Though the past several years has witnessed skyrocketing profits from the cannabis sector across North America — exceeding even the most optimistic projections — Nasdaq has routinely denied marijuana companies access to the exchange. One such case was the popular marijuana-focused social networking app MassRoots, which was rejected by the index in 2016 and relegated to the OTCQB, a marketplace that typically lists firms in the developmental stage.

With the Cronos-Nasdaq swing, the longstanding stigma surrounding marijuana appears to be lifting — and could signal other cannabis companies to follow suit as potential US investors (and beyond) line up for new weed stocks.

“A lot of U.S. investors still are unsure about the legality: There’s not a lot of awareness about the fact that it’s federally legal in Canada versus the U.S.,” Cronos Group CEO Mike Gorenstein told Bloomberg. “By listing on Nasdaq, it will open up the opportunities for a lot of U.S. investors that otherwise were unsure — even on the institutional level.”

The message from Nasdaq to American investors is clear: Cannabis is now on the financial menu.

Nevada resident Gene Prescott says she’s had her eye on marijuana stocks ever since her state approved recreational cannabis by ballot initiative in 2016. After she saw pot sales take off in Las Vegas in 2017, she says it was off to the races for her.

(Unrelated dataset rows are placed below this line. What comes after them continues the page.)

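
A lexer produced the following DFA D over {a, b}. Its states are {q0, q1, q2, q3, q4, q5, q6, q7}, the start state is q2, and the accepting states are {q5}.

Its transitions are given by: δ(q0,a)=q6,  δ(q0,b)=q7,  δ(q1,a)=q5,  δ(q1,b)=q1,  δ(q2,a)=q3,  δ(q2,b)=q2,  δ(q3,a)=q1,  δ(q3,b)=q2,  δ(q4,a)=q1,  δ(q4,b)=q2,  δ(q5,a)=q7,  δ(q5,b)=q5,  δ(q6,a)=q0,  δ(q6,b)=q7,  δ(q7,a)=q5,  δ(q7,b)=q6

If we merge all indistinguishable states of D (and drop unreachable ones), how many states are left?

Reachable states from the start: {q0,q1,q2,q3,q5,q6,q7}. Unreachable: {q4} — drop them.
P0 = {q5} | {q0,q1,q2,q3,q6,q7}.
On input a, block {q0,q1,q2,q3,q6,q7} splits into {q0,q2,q3,q6} and {q1,q7}.
Split {q0,q2,q3,q6} by δ(·,a) → {q0,q2,q6} and {q3}.
On input a, block {q0,q2,q6} splits into {q0,q6} and {q2}.
Refine {q1,q7} on symbol b: members go to different blocks, giving {q1} and {q7}.
The partition is now stable with 6 blocks: {q5} | {q0,q6} | {q1} | {q3} | {q2} | {q7}.

6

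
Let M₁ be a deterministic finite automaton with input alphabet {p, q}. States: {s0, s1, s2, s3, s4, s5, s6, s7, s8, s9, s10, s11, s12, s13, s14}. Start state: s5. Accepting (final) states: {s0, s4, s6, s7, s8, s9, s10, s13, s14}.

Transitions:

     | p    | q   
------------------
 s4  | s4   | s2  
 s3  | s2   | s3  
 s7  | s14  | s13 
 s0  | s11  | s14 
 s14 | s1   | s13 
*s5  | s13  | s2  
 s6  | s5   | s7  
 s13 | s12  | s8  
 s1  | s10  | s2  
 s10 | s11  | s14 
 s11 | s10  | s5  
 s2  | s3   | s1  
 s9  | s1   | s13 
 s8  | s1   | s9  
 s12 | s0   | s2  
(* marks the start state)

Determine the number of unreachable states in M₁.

3

BFS from s5 reaches {s0, s1, s2, s3, s5, s8, s9, s10, s11, s12, s13, s14}; the 3 state(s) s4, s6, s7 are never visited.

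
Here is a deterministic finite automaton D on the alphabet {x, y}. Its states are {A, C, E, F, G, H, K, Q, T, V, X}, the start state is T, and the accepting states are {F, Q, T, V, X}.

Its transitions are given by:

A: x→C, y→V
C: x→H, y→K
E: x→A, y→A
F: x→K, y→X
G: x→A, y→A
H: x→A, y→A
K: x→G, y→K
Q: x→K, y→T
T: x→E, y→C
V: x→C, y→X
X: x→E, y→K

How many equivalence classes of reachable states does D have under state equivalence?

Reachable states from the start: {A,C,E,G,H,K,T,V,X}. Unreachable: {F,Q} — drop them.
Initial partition by acceptance: {T,V,X} | {A,C,E,G,H,K}.
On input y, block {T,V,X} splits into {T,X} and {V}.
Refine {A,C,E,G,H,K} on symbol y: members go to different blocks, giving {C,E,G,H,K} and {A}.
Split {C,E,G,H,K} by δ(·,x) → {E,G,H} and {C,K}.
Stable partition: {T,X} | {E,G,H} | {V} | {A} | {C,K} — 5 equivalence classes.

5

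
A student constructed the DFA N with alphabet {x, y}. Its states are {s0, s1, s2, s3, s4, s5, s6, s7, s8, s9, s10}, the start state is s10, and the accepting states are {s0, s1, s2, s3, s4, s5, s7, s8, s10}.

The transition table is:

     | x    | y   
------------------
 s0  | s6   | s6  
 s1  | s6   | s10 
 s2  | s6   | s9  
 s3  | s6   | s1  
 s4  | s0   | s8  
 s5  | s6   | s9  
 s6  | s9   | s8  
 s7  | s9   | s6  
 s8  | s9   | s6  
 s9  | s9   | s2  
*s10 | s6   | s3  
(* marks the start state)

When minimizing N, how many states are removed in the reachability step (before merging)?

4

No path from s10 leads to s0, s4, s5, s7; the other 7 states are all reachable.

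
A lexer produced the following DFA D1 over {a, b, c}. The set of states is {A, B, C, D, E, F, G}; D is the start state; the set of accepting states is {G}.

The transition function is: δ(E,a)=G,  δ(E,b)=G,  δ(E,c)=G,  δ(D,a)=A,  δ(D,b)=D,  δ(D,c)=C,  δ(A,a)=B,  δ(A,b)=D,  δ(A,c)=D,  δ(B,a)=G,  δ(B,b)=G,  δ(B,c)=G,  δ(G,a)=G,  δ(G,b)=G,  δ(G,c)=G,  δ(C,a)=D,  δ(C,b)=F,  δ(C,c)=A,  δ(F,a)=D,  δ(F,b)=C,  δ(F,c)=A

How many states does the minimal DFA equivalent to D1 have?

5

First remove the unreachable states {E}; 6 states remain.
Initial partition by acceptance: {G} | {A,B,C,D,F}.
Refine {A,B,C,D,F} on symbol a: members go to different blocks, giving {A,C,D,F} and {B}.
Split {A,C,D,F} by δ(·,a) → {C,D,F} and {A}.
On input a, block {C,D,F} splits into {C,F} and {D}.
No further refinement is possible. Final partition (5 blocks): {G} | {C,F} | {B} | {A} | {D}.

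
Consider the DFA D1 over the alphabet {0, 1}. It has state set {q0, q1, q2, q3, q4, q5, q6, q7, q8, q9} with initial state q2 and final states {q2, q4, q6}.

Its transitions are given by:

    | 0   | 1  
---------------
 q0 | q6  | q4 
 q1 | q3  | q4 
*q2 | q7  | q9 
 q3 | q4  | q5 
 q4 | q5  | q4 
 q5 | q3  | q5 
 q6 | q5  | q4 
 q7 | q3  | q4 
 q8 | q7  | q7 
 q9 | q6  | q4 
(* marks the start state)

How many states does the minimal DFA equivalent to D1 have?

6

States {q0,q1,q8} cannot be reached from the start state, so discard them.
P0 = {q2,q4,q6} | {q3,q5,q7,q9}.
Split {q2,q4,q6} by δ(·,1) → {q4,q6} and {q2}.
Split {q3,q5,q7,q9} by δ(·,0) → {q3,q9} and {q5,q7}.
On input 1, block {q3,q9} splits into {q3} and {q9}.
Split {q5,q7} by δ(·,1) → {q5} and {q7}.
No further refinement is possible. Final partition (6 blocks): {q4,q6} | {q3} | {q2} | {q5} | {q9} | {q7}.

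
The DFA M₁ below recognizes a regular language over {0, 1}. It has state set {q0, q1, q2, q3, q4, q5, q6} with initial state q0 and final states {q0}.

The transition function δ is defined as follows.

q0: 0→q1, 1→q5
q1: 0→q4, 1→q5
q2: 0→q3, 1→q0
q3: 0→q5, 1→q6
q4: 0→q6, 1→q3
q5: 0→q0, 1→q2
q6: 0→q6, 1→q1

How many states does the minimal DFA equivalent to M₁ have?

7

All states are reachable from the start state.
Initial partition by acceptance: {q0} | {q1,q2,q3,q4,q5,q6}.
Refine {q1,q2,q3,q4,q5,q6} on symbol 0: members go to different blocks, giving {q1,q2,q3,q4,q6} and {q5}.
Refine {q1,q2,q3,q4,q6} on symbol 0: members go to different blocks, giving {q1,q2,q4,q6} and {q3}.
Split {q1,q2,q4,q6} by δ(·,0) → {q1,q4,q6} and {q2}.
On input 1, block {q1,q4,q6} splits into {q1} and {q4} and {q6}.
No further refinement is possible. Final partition (7 blocks): {q0} | {q1} | {q5} | {q3} | {q2} | {q4} | {q6}.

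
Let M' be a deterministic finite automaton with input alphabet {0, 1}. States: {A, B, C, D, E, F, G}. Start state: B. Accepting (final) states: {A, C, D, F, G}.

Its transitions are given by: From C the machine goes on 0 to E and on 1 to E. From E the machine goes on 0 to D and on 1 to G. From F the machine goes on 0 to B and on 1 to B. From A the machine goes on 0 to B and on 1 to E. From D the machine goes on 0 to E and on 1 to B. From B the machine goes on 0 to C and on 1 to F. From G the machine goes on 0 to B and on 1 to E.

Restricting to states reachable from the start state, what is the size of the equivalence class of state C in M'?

First remove the unreachable states {A}; 6 states remain.
P0 = {C,D,F,G} | {B,E}.
Stable partition: {C,D,F,G} | {B,E} — 2 equivalence classes.
State C belongs to the block {C,D,F,G}, which has 4 states.

4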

“I was lucky enough to buy Canopy Growth stock before they partnered with the company that owns Corona beer here [in America],” says Prescott, referring to the USD$191 million stock purchase of the Canadian company by liquor manufacturer Constellation Brands. “That’s really given me confidence to see that marijuana is gaining popularity, even if it’s not federally legal in the US yet.”

Legal marijuana sales in the US are expected to top $11 billion in 2018 — and Canadian analysts at Stonecastle Investment Management are projecting the Great White North’s cannabis sales to crest over USD$9 billion by 2020–21, according to Reuters.

As Cronos Group advances beyond its Canadian borders — the company is currently providing legal medical marijuana to Germany, and recently broke ground on a grow, production and manufacture facility in Israel — the company’s long-range plan, explains Gorenstein, is to have a presence in the US once the country lifts federal prohibition.

It’s just a matter of time before the US “wises up and drops the federal ban on cannabis,” says Prescott, signaling to investors that the green rush is truly on.

Jeff Sessions and his doddering war on drugs notwithstanding, now might just be the right time to buy a few shares of America’s new old favorite plant.